The prevalence of RAS has also been estimated from autopsy series. Schwartz and White reported RAS in 6% of individuals <55 years of age and 40% of those >75, with bilateral lesions found in approximately half of these patients. In another autopsy series, Holley reported 22% had significant RAS. The prevalence of atherosclerotic RVD in autopsy series is clearly impacted by atherosclerosis being the leading cause of death in developed countries.

Angiographic series have screened for RVD in patients with coronary, carotid, and peripheral artery disease (PAD) and found rates of RAS ranging from 22% to 40% of patients ( Table 127.1 ).

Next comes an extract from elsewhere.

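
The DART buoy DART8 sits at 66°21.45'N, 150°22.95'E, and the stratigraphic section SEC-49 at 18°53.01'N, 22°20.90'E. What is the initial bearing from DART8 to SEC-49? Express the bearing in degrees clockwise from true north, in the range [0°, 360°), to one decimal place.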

Given the impact of RAS on BP and renal function, its prevalence will be higher in cohorts prescreened for HTN or renal failure. We used RDU to evaluate 629 adults with newly diagnosed HTN and found 25% had significant RAS. This doubled in patients over 60 years old with severe HTN. RAS has been reported in 9% to 41% of patients requiring dialysis, but prevalence varies significantly by age, gender, and ethnicity. It is highest in the elderly and surprisingly infrequent among African Americans with end-stage renal disease.

Natural History of Renal Artery Stenosis

Anatomic Progression

Understanding the natural history of RAS is critical in order to properly balance risks and benefits of various treatment options. Older studies used serial arteriography to monitor severity of stenosis and reported progression in 11% to 35% of lesions managed medically. Arteries with severe baseline stenosis went on to occlude in 10% of individuals. , Zierler employed serial RDU to follow 80 patients with established renovascular HTN after classifying baseline stenosis for each artery as >60%, <60%, or normal. After 3 years, 8% of normal arteries and 43% with <60% stenosis had progressed to a high-grade stenosis, and 7% with >60% stenosis at baseline went on to occlude. Factors associated with progression included age, systolic BP, smoking, female gender, and poorly controlled HTN.